Just like the surface of the wheel in contact with the ground is stopped no matter how fast the car is going. (Unless the car is skidding)

Cool thread, folks! I just learned from this thread that Una’s name used to be Anthracite!

When I was in 8th grade general science class, way back circa 1965, the teacher told us that thought experiment about the fly and the locomotive.

I think it would be fun to go all epsilon-delta. I’ve haven’t had to think about epsilon-delta for 20-some years! ETA: And higher derivatives for sine and cosine functions sure get interesting! Oh wait a minute, no they don’t.

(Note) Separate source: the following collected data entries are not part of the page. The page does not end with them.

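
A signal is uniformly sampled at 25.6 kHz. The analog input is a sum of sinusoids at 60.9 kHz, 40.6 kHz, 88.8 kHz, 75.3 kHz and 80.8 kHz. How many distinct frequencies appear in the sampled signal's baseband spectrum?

fs/2 = 12.8 kHz.
60.9 kHz mod fs = 9.7 kHz.
9.7 kHz ≤ fs/2 = 12.8 kHz, appears at 9.7 kHz.
40.6 kHz mod fs = 15 kHz.
15 kHz > fs/2 = 12.8 kHz, folds to fs − 15 kHz = 10.6 kHz.
88.8 kHz mod fs = 12 kHz.
12 kHz ≤ fs/2 = 12.8 kHz, appears at 12 kHz.
75.3 kHz mod fs = 24.1 kHz.
24.1 kHz > fs/2 = 12.8 kHz, folds to fs − 24.1 kHz = 1.5 kHz.
80.8 kHz mod fs = 4 kHz.
4 kHz ≤ fs/2 = 12.8 kHz, appears at 4 kHz.
Distinct values: {1.5 kHz, 4 kHz, 9.7 kHz, 10.6 kHz, 12 kHz} → 5.

5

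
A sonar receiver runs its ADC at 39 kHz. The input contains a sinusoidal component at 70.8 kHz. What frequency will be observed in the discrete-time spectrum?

7.2 kHz

70.8 kHz mod fs = 31.8 kHz.
31.8 kHz > fs/2 = 19.5 kHz, folds to fs − 31.8 kHz = 7.2 kHz.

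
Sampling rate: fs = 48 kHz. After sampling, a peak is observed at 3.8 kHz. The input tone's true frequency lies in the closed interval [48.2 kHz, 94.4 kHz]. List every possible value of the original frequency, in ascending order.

51.8 kHz, 92.2 kHz

Frequencies that alias to 3.8 kHz are k·fs ± 3.8 kHz for integer k ≥ 0.
k=0: 3.8 kHz.
k=1: 44.2 kHz, 51.8 kHz.
k=2: 92.2 kHz, 99.8 kHz.
k=3: 140.2 kHz, 147.8 kHz.
Within [48.2 kHz, 94.4 kHz]: 51.8 kHz, 92.2 kHz.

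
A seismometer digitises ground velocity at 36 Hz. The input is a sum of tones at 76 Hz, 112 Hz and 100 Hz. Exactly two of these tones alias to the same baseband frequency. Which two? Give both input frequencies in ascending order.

fs/2 = 18 Hz.
76 Hz mod fs = 4 Hz.
4 Hz ≤ fs/2 = 18 Hz, appears at 4 Hz.
112 Hz mod fs = 4 Hz.
4 Hz ≤ fs/2 = 18 Hz, appears at 4 Hz.
100 Hz mod fs = 28 Hz.
28 Hz > fs/2 = 18 Hz, folds to fs − 28 Hz = 8 Hz.
76 Hz and 112 Hz both map to 4 Hz.

76 Hz, 112 Hz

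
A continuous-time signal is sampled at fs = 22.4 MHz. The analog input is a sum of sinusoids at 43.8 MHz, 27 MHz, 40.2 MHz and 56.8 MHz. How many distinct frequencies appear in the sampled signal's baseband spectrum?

fs/2 = 11.2 MHz.
43.8 MHz mod fs = 21.4 MHz.
21.4 MHz > fs/2 = 11.2 MHz, folds to fs − 21.4 MHz = 1 MHz.
27 MHz mod fs = 4.6 MHz.
4.6 MHz ≤ fs/2 = 11.2 MHz, appears at 4.6 MHz.
40.2 MHz mod fs = 17.8 MHz.
17.8 MHz > fs/2 = 11.2 MHz, folds to fs − 17.8 MHz = 4.6 MHz.
56.8 MHz mod fs = 12 MHz.
12 MHz > fs/2 = 11.2 MHz, folds to fs − 12 MHz = 10.4 MHz.
Distinct values: {1 MHz, 4.6 MHz, 10.4 MHz} → 3.

3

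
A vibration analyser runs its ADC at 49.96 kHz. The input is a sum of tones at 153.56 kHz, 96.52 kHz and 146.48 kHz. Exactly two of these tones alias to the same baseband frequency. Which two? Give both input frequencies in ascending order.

fs/2 = 24.98 kHz.
153.56 kHz mod fs = 3.68 kHz.
3.68 kHz ≤ fs/2 = 24.98 kHz, appears at 3.68 kHz.
96.52 kHz mod fs = 46.56 kHz.
46.56 kHz > fs/2 = 24.98 kHz, folds to fs − 46.56 kHz = 3.4 kHz.
146.48 kHz mod fs = 46.56 kHz.
46.56 kHz > fs/2 = 24.98 kHz, folds to fs − 46.56 kHz = 3.4 kHz.
96.52 kHz and 146.48 kHz both map to 3.4 kHz.

96.52 kHz, 146.48 kHz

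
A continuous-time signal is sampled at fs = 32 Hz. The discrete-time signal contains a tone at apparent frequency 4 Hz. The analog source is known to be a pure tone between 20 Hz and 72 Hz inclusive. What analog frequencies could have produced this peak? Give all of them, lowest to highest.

Frequencies that alias to 4 Hz are k·fs ± 4 Hz for integer k ≥ 0.
k=0: 4 Hz.
k=1: 28 Hz, 36 Hz.
k=2: 60 Hz, 68 Hz.
k=3: 92 Hz, 100 Hz.
Within [20 Hz, 72 Hz]: 28 Hz, 36 Hz, 60 Hz, 68 Hz.

28 Hz, 36 Hz, 60 Hz, 68 Hz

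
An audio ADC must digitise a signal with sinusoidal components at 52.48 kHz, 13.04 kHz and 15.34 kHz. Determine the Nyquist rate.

Highest-frequency component: 52.48 kHz.
Nyquist rate = 2 × 52.48 kHz = 104.96 kHz.

104.96 kHz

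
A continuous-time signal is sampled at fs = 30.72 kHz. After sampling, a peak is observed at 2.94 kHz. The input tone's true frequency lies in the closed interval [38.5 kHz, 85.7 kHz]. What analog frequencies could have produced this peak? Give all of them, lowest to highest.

58.5 kHz, 64.38 kHz

Frequencies that alias to 2.94 kHz are k·fs ± 2.94 kHz for integer k ≥ 0.
k=0: 2.94 kHz.
k=1: 27.78 kHz, 33.66 kHz.
k=2: 58.5 kHz, 64.38 kHz.
k=3: 89.22 kHz, 95.1 kHz.
Within [38.5 kHz, 85.7 kHz]: 58.5 kHz, 64.38 kHz.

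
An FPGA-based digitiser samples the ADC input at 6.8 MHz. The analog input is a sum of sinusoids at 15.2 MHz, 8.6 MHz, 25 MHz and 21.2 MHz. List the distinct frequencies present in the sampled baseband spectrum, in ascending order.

0.8 MHz, 1.6 MHz, 1.8 MHz, 2.2 MHz

fs/2 = 3.4 MHz.
15.2 MHz mod fs = 1.6 MHz.
1.6 MHz ≤ fs/2 = 3.4 MHz, appears at 1.6 MHz.
8.6 MHz mod fs = 1.8 MHz.
1.8 MHz ≤ fs/2 = 3.4 MHz, appears at 1.8 MHz.
25 MHz mod fs = 4.6 MHz.
4.6 MHz > fs/2 = 3.4 MHz, folds to fs − 4.6 MHz = 2.2 MHz.
21.2 MHz mod fs = 0.8 MHz.
0.8 MHz ≤ fs/2 = 3.4 MHz, appears at 0.8 MHz.
Distinct values: {0.8 MHz, 1.6 MHz, 1.8 MHz, 2.2 MHz}.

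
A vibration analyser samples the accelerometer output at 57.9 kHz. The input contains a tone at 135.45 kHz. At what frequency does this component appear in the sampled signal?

135.45 kHz mod fs = 19.65 kHz.
19.65 kHz ≤ fs/2 = 28.95 kHz, appears at 19.65 kHz.

19.65 kHz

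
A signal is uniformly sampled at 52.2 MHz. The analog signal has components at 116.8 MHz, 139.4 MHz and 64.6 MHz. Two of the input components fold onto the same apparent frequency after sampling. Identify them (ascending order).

64.6 MHz, 116.8 MHz

fs/2 = 26.1 MHz.
116.8 MHz mod fs = 12.4 MHz.
12.4 MHz ≤ fs/2 = 26.1 MHz, appears at 12.4 MHz.
139.4 MHz mod fs = 35 MHz.
35 MHz > fs/2 = 26.1 MHz, folds to fs − 35 MHz = 17.2 MHz.
64.6 MHz mod fs = 12.4 MHz.
12.4 MHz ≤ fs/2 = 26.1 MHz, appears at 12.4 MHz.
64.6 MHz and 116.8 MHz both map to 12.4 MHz.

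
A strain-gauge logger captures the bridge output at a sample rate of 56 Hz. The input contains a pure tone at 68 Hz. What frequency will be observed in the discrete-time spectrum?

12 Hz

68 Hz mod fs = 12 Hz.
12 Hz ≤ fs/2 = 28 Hz, appears at 12 Hz.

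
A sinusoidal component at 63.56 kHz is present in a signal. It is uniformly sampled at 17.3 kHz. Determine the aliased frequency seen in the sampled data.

63.56 kHz mod fs = 11.66 kHz.
11.66 kHz > fs/2 = 8.65 kHz, folds to fs − 11.66 kHz = 5.64 kHz.

5.64 kHz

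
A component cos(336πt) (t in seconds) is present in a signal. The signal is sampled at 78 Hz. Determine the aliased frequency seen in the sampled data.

12 Hz

ω = 336π rad/s → f = ω/(2π) = 168 Hz.
168 Hz mod fs = 12 Hz.
12 Hz ≤ fs/2 = 39 Hz, appears at 12 Hz.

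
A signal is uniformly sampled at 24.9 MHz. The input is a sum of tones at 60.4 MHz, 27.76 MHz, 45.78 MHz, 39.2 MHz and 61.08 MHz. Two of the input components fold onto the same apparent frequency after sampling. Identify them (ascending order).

fs/2 = 12.45 MHz.
60.4 MHz mod fs = 10.6 MHz.
10.6 MHz ≤ fs/2 = 12.45 MHz, appears at 10.6 MHz.
27.76 MHz mod fs = 2.86 MHz.
2.86 MHz ≤ fs/2 = 12.45 MHz, appears at 2.86 MHz.
45.78 MHz mod fs = 20.88 MHz.
20.88 MHz > fs/2 = 12.45 MHz, folds to fs − 20.88 MHz = 4.02 MHz.
39.2 MHz mod fs = 14.3 MHz.
14.3 MHz > fs/2 = 12.45 MHz, folds to fs − 14.3 MHz = 10.6 MHz.
61.08 MHz mod fs = 11.28 MHz.
11.28 MHz ≤ fs/2 = 12.45 MHz, appears at 11.28 MHz.
39.2 MHz and 60.4 MHz both map to 10.6 MHz.

39.2 MHz, 60.4 MHz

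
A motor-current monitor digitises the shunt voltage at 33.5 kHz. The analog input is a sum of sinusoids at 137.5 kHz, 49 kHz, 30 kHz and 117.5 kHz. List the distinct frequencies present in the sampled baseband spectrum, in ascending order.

fs/2 = 16.75 kHz.
137.5 kHz mod fs = 3.5 kHz.
3.5 kHz ≤ fs/2 = 16.75 kHz, appears at 3.5 kHz.
49 kHz mod fs = 15.5 kHz.
15.5 kHz ≤ fs/2 = 16.75 kHz, appears at 15.5 kHz.
30 kHz > fs/2 = 16.75 kHz, folds to fs − 30 kHz = 3.5 kHz.
117.5 kHz mod fs = 17 kHz.
17 kHz > fs/2 = 16.75 kHz, folds to fs − 17 kHz = 16.5 kHz.
Distinct values: {3.5 kHz, 15.5 kHz, 16.5 kHz}.

3.5 kHz, 15.5 kHz, 16.5 kHz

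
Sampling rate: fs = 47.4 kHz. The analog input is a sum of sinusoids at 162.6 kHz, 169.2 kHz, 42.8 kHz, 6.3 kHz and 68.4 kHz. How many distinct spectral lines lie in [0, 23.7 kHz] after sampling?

fs/2 = 23.7 kHz.
162.6 kHz mod fs = 20.4 kHz.
20.4 kHz ≤ fs/2 = 23.7 kHz, appears at 20.4 kHz.
169.2 kHz mod fs = 27 kHz.
27 kHz > fs/2 = 23.7 kHz, folds to fs − 27 kHz = 20.4 kHz.
42.8 kHz > fs/2 = 23.7 kHz, folds to fs − 42.8 kHz = 4.6 kHz.
6.3 kHz ≤ fs/2 = 23.7 kHz, passes unchanged.
68.4 kHz mod fs = 21 kHz.
21 kHz ≤ fs/2 = 23.7 kHz, appears at 21 kHz.
Distinct values: {4.6 kHz, 6.3 kHz, 20.4 kHz, 21 kHz} → 4.

4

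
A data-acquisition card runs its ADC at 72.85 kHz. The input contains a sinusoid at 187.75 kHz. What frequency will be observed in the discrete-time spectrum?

187.75 kHz mod fs = 42.05 kHz.
42.05 kHz > fs/2 = 36.425 kHz, folds to fs − 42.05 kHz = 30.8 kHz.

30.8 kHz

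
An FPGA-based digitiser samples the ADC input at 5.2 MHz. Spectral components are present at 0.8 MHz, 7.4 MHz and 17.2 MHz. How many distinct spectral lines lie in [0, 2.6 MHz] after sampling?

fs/2 = 2.6 MHz.
0.8 MHz ≤ fs/2 = 2.6 MHz, passes unchanged.
7.4 MHz mod fs = 2.2 MHz.
2.2 MHz ≤ fs/2 = 2.6 MHz, appears at 2.2 MHz.
17.2 MHz mod fs = 1.6 MHz.
1.6 MHz ≤ fs/2 = 2.6 MHz, appears at 1.6 MHz.
Distinct values: {0.8 MHz, 1.6 MHz, 2.2 MHz} → 3.

3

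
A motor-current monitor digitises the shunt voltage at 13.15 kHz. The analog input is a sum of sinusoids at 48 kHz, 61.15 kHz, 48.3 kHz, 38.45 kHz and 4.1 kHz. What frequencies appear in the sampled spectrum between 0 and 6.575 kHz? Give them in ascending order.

fs/2 = 6.575 kHz.
48 kHz mod fs = 8.55 kHz.
8.55 kHz > fs/2 = 6.575 kHz, folds to fs − 8.55 kHz = 4.6 kHz.
61.15 kHz mod fs = 8.55 kHz.
8.55 kHz > fs/2 = 6.575 kHz, folds to fs − 8.55 kHz = 4.6 kHz.
48.3 kHz mod fs = 8.85 kHz.
8.85 kHz > fs/2 = 6.575 kHz, folds to fs − 8.85 kHz = 4.3 kHz.
38.45 kHz mod fs = 12.15 kHz.
12.15 kHz > fs/2 = 6.575 kHz, folds to fs − 12.15 kHz = 1 kHz.
4.1 kHz ≤ fs/2 = 6.575 kHz, passes unchanged.
Distinct values: {1 kHz, 4.1 kHz, 4.3 kHz, 4.6 kHz}.

1 kHz, 4.1 kHz, 4.3 kHz, 4.6 kHz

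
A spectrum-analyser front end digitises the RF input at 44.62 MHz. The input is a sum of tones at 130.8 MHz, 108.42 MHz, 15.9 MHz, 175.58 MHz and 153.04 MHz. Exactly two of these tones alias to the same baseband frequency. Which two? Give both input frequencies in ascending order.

fs/2 = 22.31 MHz.
130.8 MHz mod fs = 41.56 MHz.
41.56 MHz > fs/2 = 22.31 MHz, folds to fs − 41.56 MHz = 3.06 MHz.
108.42 MHz mod fs = 19.18 MHz.
19.18 MHz ≤ fs/2 = 22.31 MHz, appears at 19.18 MHz.
15.9 MHz ≤ fs/2 = 22.31 MHz, passes unchanged.
175.58 MHz mod fs = 41.72 MHz.
41.72 MHz > fs/2 = 22.31 MHz, folds to fs − 41.72 MHz = 2.9 MHz.
153.04 MHz mod fs = 19.18 MHz.
19.18 MHz ≤ fs/2 = 22.31 MHz, appears at 19.18 MHz.
108.42 MHz and 153.04 MHz both map to 19.18 MHz.

108.42 MHz, 153.04 MHz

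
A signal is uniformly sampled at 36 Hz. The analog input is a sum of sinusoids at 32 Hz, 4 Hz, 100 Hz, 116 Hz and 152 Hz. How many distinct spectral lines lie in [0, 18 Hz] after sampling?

fs/2 = 18 Hz.
32 Hz > fs/2 = 18 Hz, folds to fs − 32 Hz = 4 Hz.
4 Hz ≤ fs/2 = 18 Hz, passes unchanged.
100 Hz mod fs = 28 Hz.
28 Hz > fs/2 = 18 Hz, folds to fs − 28 Hz = 8 Hz.
116 Hz mod fs = 8 Hz.
8 Hz ≤ fs/2 = 18 Hz, appears at 8 Hz.
152 Hz mod fs = 8 Hz.
8 Hz ≤ fs/2 = 18 Hz, appears at 8 Hz.
Distinct values: {4 Hz, 8 Hz} → 2.

2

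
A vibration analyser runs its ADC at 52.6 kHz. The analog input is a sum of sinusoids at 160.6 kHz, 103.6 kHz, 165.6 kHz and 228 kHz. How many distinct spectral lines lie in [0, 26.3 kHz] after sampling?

4

fs/2 = 26.3 kHz.
160.6 kHz mod fs = 2.8 kHz.
2.8 kHz ≤ fs/2 = 26.3 kHz, appears at 2.8 kHz.
103.6 kHz mod fs = 51 kHz.
51 kHz > fs/2 = 26.3 kHz, folds to fs − 51 kHz = 1.6 kHz.
165.6 kHz mod fs = 7.8 kHz.
7.8 kHz ≤ fs/2 = 26.3 kHz, appears at 7.8 kHz.
228 kHz mod fs = 17.6 kHz.
17.6 kHz ≤ fs/2 = 26.3 kHz, appears at 17.6 kHz.
Distinct values: {1.6 kHz, 2.8 kHz, 7.8 kHz, 17.6 kHz} → 4.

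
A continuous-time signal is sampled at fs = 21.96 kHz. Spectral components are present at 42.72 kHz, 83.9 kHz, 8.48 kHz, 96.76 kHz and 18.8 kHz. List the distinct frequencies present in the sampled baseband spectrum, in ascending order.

1.2 kHz, 3.16 kHz, 3.94 kHz, 8.48 kHz, 8.92 kHz

fs/2 = 10.98 kHz.
42.72 kHz mod fs = 20.76 kHz.
20.76 kHz > fs/2 = 10.98 kHz, folds to fs − 20.76 kHz = 1.2 kHz.
83.9 kHz mod fs = 18.02 kHz.
18.02 kHz > fs/2 = 10.98 kHz, folds to fs − 18.02 kHz = 3.94 kHz.
8.48 kHz ≤ fs/2 = 10.98 kHz, passes unchanged.
96.76 kHz mod fs = 8.92 kHz.
8.92 kHz ≤ fs/2 = 10.98 kHz, appears at 8.92 kHz.
18.8 kHz > fs/2 = 10.98 kHz, folds to fs − 18.8 kHz = 3.16 kHz.
Distinct values: {1.2 kHz, 3.16 kHz, 3.94 kHz, 8.48 kHz, 8.92 kHz}.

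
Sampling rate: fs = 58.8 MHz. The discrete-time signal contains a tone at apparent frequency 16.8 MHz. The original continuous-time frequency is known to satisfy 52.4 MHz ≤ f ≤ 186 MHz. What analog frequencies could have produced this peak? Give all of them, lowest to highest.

75.6 MHz, 100.8 MHz, 134.4 MHz, 159.6 MHz

Frequencies that alias to 16.8 MHz are k·fs ± 16.8 MHz for integer k ≥ 0.
k=0: 16.8 MHz.
k=1: 42 MHz, 75.6 MHz.
k=2: 100.8 MHz, 134.4 MHz.
k=3: 159.6 MHz, 193.2 MHz.
k=4: 218.4 MHz, 252 MHz.
Within [52.4 MHz, 186 MHz]: 75.6 MHz, 100.8 MHz, 134.4 MHz, 159.6 MHz.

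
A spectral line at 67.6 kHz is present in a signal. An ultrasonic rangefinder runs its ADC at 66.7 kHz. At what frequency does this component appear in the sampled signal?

0.9 kHz

67.6 kHz mod fs = 0.9 kHz.
0.9 kHz ≤ fs/2 = 33.35 kHz, appears at 0.9 kHz.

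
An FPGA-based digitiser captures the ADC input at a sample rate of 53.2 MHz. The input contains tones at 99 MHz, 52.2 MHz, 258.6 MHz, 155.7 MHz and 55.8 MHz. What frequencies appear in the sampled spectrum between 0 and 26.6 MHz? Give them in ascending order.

fs/2 = 26.6 MHz.
99 MHz mod fs = 45.8 MHz.
45.8 MHz > fs/2 = 26.6 MHz, folds to fs − 45.8 MHz = 7.4 MHz.
52.2 MHz > fs/2 = 26.6 MHz, folds to fs − 52.2 MHz = 1 MHz.
258.6 MHz mod fs = 45.8 MHz.
45.8 MHz > fs/2 = 26.6 MHz, folds to fs − 45.8 MHz = 7.4 MHz.
155.7 MHz mod fs = 49.3 MHz.
49.3 MHz > fs/2 = 26.6 MHz, folds to fs − 49.3 MHz = 3.9 MHz.
55.8 MHz mod fs = 2.6 MHz.
2.6 MHz ≤ fs/2 = 26.6 MHz, appears at 2.6 MHz.
Distinct values: {1 MHz, 2.6 MHz, 3.9 MHz, 7.4 MHz}.

1 MHz, 2.6 MHz, 3.9 MHz, 7.4 MHz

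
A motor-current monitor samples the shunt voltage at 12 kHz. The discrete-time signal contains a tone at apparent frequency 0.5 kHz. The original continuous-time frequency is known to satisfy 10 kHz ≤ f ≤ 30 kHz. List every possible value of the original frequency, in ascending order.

11.5 kHz, 12.5 kHz, 23.5 kHz, 24.5 kHz

Frequencies that alias to 0.5 kHz are k·fs ± 0.5 kHz for integer k ≥ 0.
k=0: 0.5 kHz.
k=1: 11.5 kHz, 12.5 kHz.
k=2: 23.5 kHz, 24.5 kHz.
k=3: 35.5 kHz, 36.5 kHz.
Within [10 kHz, 30 kHz]: 11.5 kHz, 12.5 kHz, 23.5 kHz, 24.5 kHz.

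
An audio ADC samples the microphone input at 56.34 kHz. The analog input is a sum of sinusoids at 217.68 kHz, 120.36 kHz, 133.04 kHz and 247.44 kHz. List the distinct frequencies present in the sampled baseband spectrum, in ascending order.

7.68 kHz, 20.36 kHz, 22.08 kHz

fs/2 = 28.17 kHz.
217.68 kHz mod fs = 48.66 kHz.
48.66 kHz > fs/2 = 28.17 kHz, folds to fs − 48.66 kHz = 7.68 kHz.
120.36 kHz mod fs = 7.68 kHz.
7.68 kHz ≤ fs/2 = 28.17 kHz, appears at 7.68 kHz.
133.04 kHz mod fs = 20.36 kHz.
20.36 kHz ≤ fs/2 = 28.17 kHz, appears at 20.36 kHz.
247.44 kHz mod fs = 22.08 kHz.
22.08 kHz ≤ fs/2 = 28.17 kHz, appears at 22.08 kHz.
Distinct values: {7.68 kHz, 20.36 kHz, 22.08 kHz}.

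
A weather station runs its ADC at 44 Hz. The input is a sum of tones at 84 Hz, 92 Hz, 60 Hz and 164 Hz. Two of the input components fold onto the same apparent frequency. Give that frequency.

4 Hz

fs/2 = 22 Hz.
84 Hz mod fs = 40 Hz.
40 Hz > fs/2 = 22 Hz, folds to fs − 40 Hz = 4 Hz.
92 Hz mod fs = 4 Hz.
4 Hz ≤ fs/2 = 22 Hz, appears at 4 Hz.
60 Hz mod fs = 16 Hz.
16 Hz ≤ fs/2 = 22 Hz, appears at 16 Hz.
164 Hz mod fs = 32 Hz.
32 Hz > fs/2 = 22 Hz, folds to fs − 32 Hz = 12 Hz.
84 Hz and 92 Hz both map to 4 Hz.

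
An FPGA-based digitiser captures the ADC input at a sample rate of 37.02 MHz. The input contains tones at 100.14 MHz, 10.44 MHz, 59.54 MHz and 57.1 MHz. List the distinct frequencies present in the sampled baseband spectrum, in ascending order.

10.44 MHz, 10.92 MHz, 14.5 MHz, 16.94 MHz

fs/2 = 18.51 MHz.
100.14 MHz mod fs = 26.1 MHz.
26.1 MHz > fs/2 = 18.51 MHz, folds to fs − 26.1 MHz = 10.92 MHz.
10.44 MHz ≤ fs/2 = 18.51 MHz, passes unchanged.
59.54 MHz mod fs = 22.52 MHz.
22.52 MHz > fs/2 = 18.51 MHz, folds to fs − 22.52 MHz = 14.5 MHz.
57.1 MHz mod fs = 20.08 MHz.
20.08 MHz > fs/2 = 18.51 MHz, folds to fs − 20.08 MHz = 16.94 MHz.
Distinct values: {10.44 MHz, 10.92 MHz, 14.5 MHz, 16.94 MHz}.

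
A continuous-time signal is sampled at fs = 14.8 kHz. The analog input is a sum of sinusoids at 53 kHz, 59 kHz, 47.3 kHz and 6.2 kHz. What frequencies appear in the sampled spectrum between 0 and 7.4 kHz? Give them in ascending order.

0.2 kHz, 2.9 kHz, 6.2 kHz

fs/2 = 7.4 kHz.
53 kHz mod fs = 8.6 kHz.
8.6 kHz > fs/2 = 7.4 kHz, folds to fs − 8.6 kHz = 6.2 kHz.
59 kHz mod fs = 14.6 kHz.
14.6 kHz > fs/2 = 7.4 kHz, folds to fs − 14.6 kHz = 0.2 kHz.
47.3 kHz mod fs = 2.9 kHz.
2.9 kHz ≤ fs/2 = 7.4 kHz, appears at 2.9 kHz.
6.2 kHz ≤ fs/2 = 7.4 kHz, passes unchanged.
Distinct values: {0.2 kHz, 2.9 kHz, 6.2 kHz}.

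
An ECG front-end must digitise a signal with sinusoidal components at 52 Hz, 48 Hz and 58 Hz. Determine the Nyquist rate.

116 Hz

Highest-frequency component: 58 Hz.
Nyquist rate = 2 × 58 Hz = 116 Hz.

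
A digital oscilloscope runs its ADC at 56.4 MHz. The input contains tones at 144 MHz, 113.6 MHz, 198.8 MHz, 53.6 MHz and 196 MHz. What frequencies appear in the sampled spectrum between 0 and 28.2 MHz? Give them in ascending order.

fs/2 = 28.2 MHz.
144 MHz mod fs = 31.2 MHz.
31.2 MHz > fs/2 = 28.2 MHz, folds to fs − 31.2 MHz = 25.2 MHz.
113.6 MHz mod fs = 0.8 MHz.
0.8 MHz ≤ fs/2 = 28.2 MHz, appears at 0.8 MHz.
198.8 MHz mod fs = 29.6 MHz.
29.6 MHz > fs/2 = 28.2 MHz, folds to fs − 29.6 MHz = 26.8 MHz.
53.6 MHz > fs/2 = 28.2 MHz, folds to fs − 53.6 MHz = 2.8 MHz.
196 MHz mod fs = 26.8 MHz.
26.8 MHz ≤ fs/2 = 28.2 MHz, appears at 26.8 MHz.
Distinct values: {0.8 MHz, 2.8 MHz, 25.2 MHz, 26.8 MHz}.

0.8 MHz, 2.8 MHz, 25.2 MHz, 26.8 MHz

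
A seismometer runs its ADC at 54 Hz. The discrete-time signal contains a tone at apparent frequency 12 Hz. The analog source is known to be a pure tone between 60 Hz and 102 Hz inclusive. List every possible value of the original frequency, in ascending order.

Frequencies that alias to 12 Hz are k·fs ± 12 Hz for integer k ≥ 0.
k=0: 12 Hz.
k=1: 42 Hz, 66 Hz.
k=2: 96 Hz, 120 Hz.
k=3: 150 Hz, 174 Hz.
Within [60 Hz, 102 Hz]: 66 Hz, 96 Hz.

66 Hz, 96 Hz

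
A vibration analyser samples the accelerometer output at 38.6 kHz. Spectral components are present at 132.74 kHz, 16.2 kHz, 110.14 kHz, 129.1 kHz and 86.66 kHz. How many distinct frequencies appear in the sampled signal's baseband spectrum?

fs/2 = 19.3 kHz.
132.74 kHz mod fs = 16.94 kHz.
16.94 kHz ≤ fs/2 = 19.3 kHz, appears at 16.94 kHz.
16.2 kHz ≤ fs/2 = 19.3 kHz, passes unchanged.
110.14 kHz mod fs = 32.94 kHz.
32.94 kHz > fs/2 = 19.3 kHz, folds to fs − 32.94 kHz = 5.66 kHz.
129.1 kHz mod fs = 13.3 kHz.
13.3 kHz ≤ fs/2 = 19.3 kHz, appears at 13.3 kHz.
86.66 kHz mod fs = 9.46 kHz.
9.46 kHz ≤ fs/2 = 19.3 kHz, appears at 9.46 kHz.
Distinct values: {5.66 kHz, 9.46 kHz, 13.3 kHz, 16.2 kHz, 16.94 kHz} → 5.

5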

Q: What’s the last thing that goes through the fly’s mind when he hits the train’s windshield?

A: His asshole.

This is the key. The piston is attached to the piston rod by the wrist pin; the piston rod is attached to the crankshaft with bearings at the other end. The piston goes back and forth.
During intake cycle, the rod draws the piston down, so it is pulling the piston.
When it reaches bottom, it reverses and is pushing not pulling.
During compression cycle, the piston is pushing against the pressure of the fuel-air mixture in the cylinder. It reaches top and stops, but is still pushed against the compressed air - then pushed even more on the downward stroke as the mixture burns.
The cylinder reaches bottom and stops, reverses direction, Now it is pushing the exhaust gas out as the cylinder goes up.
At the top, it stops and begins drawing air in in a new intake cycle. The piston is now being pulled down.

The biggest strain on the wrist pin, that risks shaking the piston/wrist-pin/rod apart, is the change between pushing the piston and pulling it (and vice versa). If the bearing for the wrist pin has any slack, then you do get a slapping problem on the cycle and deterioration of joint and eventual failure. Slack in a mechanical connection is not good.

But also keep in mind, the cylinder’s motion, as the post suggested before this thread was an adult, describes approximately a sine wave - so there’s no abrupt stop and change direction; it’s not like hitting a brick wall. The motion and direction change is as smooth and even as something doing several thousand RPM can be.

Have we discussed a photon in a vacuum? If you hold up a mirror, is the photon stationary as it bounces off the mirror?

Although, the fact that the derivatives of sine and cosine are so uninteresting is, itself, quite interesting.

The derivatives of every function are interesting. Why, if there was one that wasn’t interesting, then that would be the most interesting of all!

But there isn’t just one uninteresting derivative. There’s an uncountable number of them.

I find that interesting, but only finitely so - my level of interest in each uninteresting derivative halves with each successive uninteresting derivate. What are the implications?